No cansa la parábola del hijo pródigo. Contiene una riqueza infinita cuya meditación trae al corazón una fuente inagotable de luces para la vida interior.
La experiencia del perdón después del daño hecho es parte esencial de nuestra pobre vida. El perdón recompone los pedazos en que nuestra alma se había roto, y los pega con los lazos de un amor que no sólo los une de nuevo, sino que le otorga una nueva unidad, más sólida, más bella. El perdón es el mejor pegamento del amor.

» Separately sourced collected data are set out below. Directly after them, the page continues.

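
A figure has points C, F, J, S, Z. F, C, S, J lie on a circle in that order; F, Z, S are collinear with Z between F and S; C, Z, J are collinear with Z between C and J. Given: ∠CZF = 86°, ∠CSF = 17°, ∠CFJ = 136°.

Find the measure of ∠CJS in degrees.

1. ∠CZS = 94°  [linear pair at Z on FS]
2. ∠JCS = 69°  [△CZS]
3. ∠CSJ = 44°  [cyclic FCSJ, opposite ∠F+∠S]
4. ∠CJS = 67°  [△CSJ]

∠CJS = 67°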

Humanamente, que un padre perdone a su hijo, o un hijo perdone a su padre, o el perdón entre los esposos después de haberse hecho daño, o de dos amigos de toda la vida, genera una unión de amor verdadero, probado por el daño hecho, que a veces es muchísimo. Sin el daño, no se habría subido ese peldaño de amor, que es el más difícil: el de pedir perdón por parte del ofensor, y el de darlo por parte del ofendido. Ese acto humano sólo es verdadero si existe amor. Sin ese amor, se convierte sólo en un pacto, pero que no llega a pegar las partes adecuadamente.
La experiencia interior que todos tenemos del pecado, bien sea al estilo del hijo mayor o del hijo menor ?los dos padecen de hecho el pecado? nos revela el grado de vulnerabilidad al que estamos sometidos. Si humanamente el perdón es salvador, cuando ese perdón lo realiza Dios, entonces adquiere dimensiones infinitas, muchísimo más profundas y eficaces que el amor humano: se trata no sólo de resarcir un daño hecho. El Señor, que es el Amor y nos da amor, convierte su perdón en algo salvífico, redentor, que va a las raíces del mal que nos aqueja: el pecado.
Algunos santos padres, como Orígenes o san Agustín, hablan de Cristo como un padre, en ese sentido espiritual en que hoy podemos interpretar esa parábola. Estamos habituados a referirla a la Persona divina del Padre, que tiene una profundidad infinita. Pero hoy, por darle un nuevo giro, podemos ver a Jesús como ese padre de nuestra alma, que nos abraza con sus manos atravesadas por los clavos, y nos pega a su pecho, del que sentimos el calor que nos llega desde su Sagrado Corazón a través de la herida de la lanza.